Brits to face record £4,400 energy bills as gas prices refuse to come down
Cornwall Insight has hiked its price cap forecasts to over £4,000 next year, attributing the hike to Ofgem’s decision to shift to a quarterly model.
The energy specialist has raised its estimates for October and January to £3,582 per year and £4,266 per year respectively, in the coldest period of the year when demand is at its peak.
It also expects the price cap to peak to £4,426 per year next Spring, and for prices to remain elevated into 2024.
Such a hike would condemn millions of Brits to fuel poverty, with vulnerable households exposed to difficult choices over heating and eating.
With UK median household income currently £31,400 per year, this will meaning the average family will now be spending about £82 per week on their energy needs.
This is about how much they would’ve spent on petrol, housing and energy combined in 2021.
The increases reflect both a spike wholesale prices, and also the costs associated with Ofgem shifting to a quarterly model.
In consultation documents published last week, Ofgem confirmed suppliers costs associated with wholesale market hedging would now be recoverable over a six-month period – resulting in higher bills than previously forecast for the crucial January cap.
The application and structure of these additional backwardation costs reflect the suppliers’ wholesale energy trading requirements.
Cornwall Insight argues the recovery of these is essential to help avoid more supplier failures.
However, it argued the new forecasts for the January to March 2023 quarter further underline the need for support for households who will struggle to pay their energy bills this winter.
Dr Craig Lowrey, Principal Consultant at Cornwall Insight: “While our price cap forecasts have been steadily rising since the summer 2022 cap was set in April, an increase of over £650 in the January predictions comes as a fresh shock. The cost-of-living crisis was already top of the news agenda as more and more people face fuel poverty, this will only compound the concerns.”
The energy expert recognised that Ofgem was likely to attract criticism for changing its hedging formula, which has contributed to Cornwall Insight’s predicted hike in bills alongside Russia cutting gas flows into Europe.
However, he argued that many energy suppliers remain under severe financial pressure, with some currently making a loss – and that without updating the cap, a further crisis could happen within the energy sector.

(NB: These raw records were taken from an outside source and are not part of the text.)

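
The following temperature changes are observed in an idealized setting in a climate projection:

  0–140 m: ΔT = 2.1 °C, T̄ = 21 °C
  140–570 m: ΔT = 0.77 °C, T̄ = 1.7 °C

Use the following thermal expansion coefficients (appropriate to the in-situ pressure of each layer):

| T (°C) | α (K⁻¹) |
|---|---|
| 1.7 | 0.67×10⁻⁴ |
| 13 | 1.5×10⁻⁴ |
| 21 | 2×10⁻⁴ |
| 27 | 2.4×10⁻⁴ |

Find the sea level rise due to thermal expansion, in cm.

8.10 cm

Layer 1 at 21 °C → α = 2×10⁻⁴ K⁻¹
Layer 2 at 1.7 °C → α = 0.67×10⁻⁴ K⁻¹
Layer 1: 2×10⁻⁴ × 140 × 2.1 = 0.05880 m
140–570 m: 430 × 0.77 × 0.67×10⁻⁴ = 0.0221837 m
Δh = 0.05880 + 0.0221837 = 0.0809837 m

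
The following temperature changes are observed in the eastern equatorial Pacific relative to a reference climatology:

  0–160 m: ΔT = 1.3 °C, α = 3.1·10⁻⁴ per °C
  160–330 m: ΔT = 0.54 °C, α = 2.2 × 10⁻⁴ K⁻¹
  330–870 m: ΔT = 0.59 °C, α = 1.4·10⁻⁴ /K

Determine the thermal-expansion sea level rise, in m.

0.13 m

Layer 1: 3.1×10⁻⁴ × 1.3 × 160 = 0.06448 m
Layer 2: 0.54 × 2.2×10⁻⁴ × 170 = 0.020196 m
Layer 3: 540 × 1.4×10⁻⁴ × 0.59 = 0.044604 m
Δh = 0.06448 + 0.020196 + 0.044604 = 0.12928 m ≈ 0.13 m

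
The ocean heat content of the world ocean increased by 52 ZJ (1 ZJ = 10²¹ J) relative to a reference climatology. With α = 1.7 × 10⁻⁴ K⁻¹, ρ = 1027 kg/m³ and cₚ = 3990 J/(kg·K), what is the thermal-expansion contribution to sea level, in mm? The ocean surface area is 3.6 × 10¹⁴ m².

6.0 mm of thermosteric rise

Per unit area: Q = 52×10²¹ / (3.6×10¹⁴) ≈ 1.444×10⁸ J/m²
Δh = αQ/(ρcₚ) = 1.7×10⁻⁴ × 1.444×10⁸ / (1027 × 3990) ≈ 0.0059906 m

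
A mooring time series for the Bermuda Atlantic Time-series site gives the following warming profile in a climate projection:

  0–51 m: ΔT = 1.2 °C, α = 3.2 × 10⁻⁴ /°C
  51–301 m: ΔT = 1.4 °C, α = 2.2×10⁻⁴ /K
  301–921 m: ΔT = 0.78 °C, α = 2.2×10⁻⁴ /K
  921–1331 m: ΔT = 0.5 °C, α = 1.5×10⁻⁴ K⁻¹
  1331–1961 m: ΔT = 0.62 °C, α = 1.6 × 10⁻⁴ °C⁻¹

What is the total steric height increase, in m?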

He said: “Maintaining the current timeframe for suppliers to recover their hedging costs could risk a repeat of the sizable exodus seen in 2021. Given that the costs of supplier failure are ultimately met by consumers through their energy bills, a change which means that this is less likely is welcome, even if the timing of it may well not be. “
Instead, he suggested it might be be time to consider the cap’s place in the energy sector, which was initially drawn up to prevent customers who don’t switch from being overcharged, rather than limiting the price consumers can be charged.
Dr Lowrey concluded: “After all, if it is not controlling consumer prices, and is damaging suppliers’ business models, we must wonder if it is fit for purpose – especially in these times of unprecedented energy market conditions.”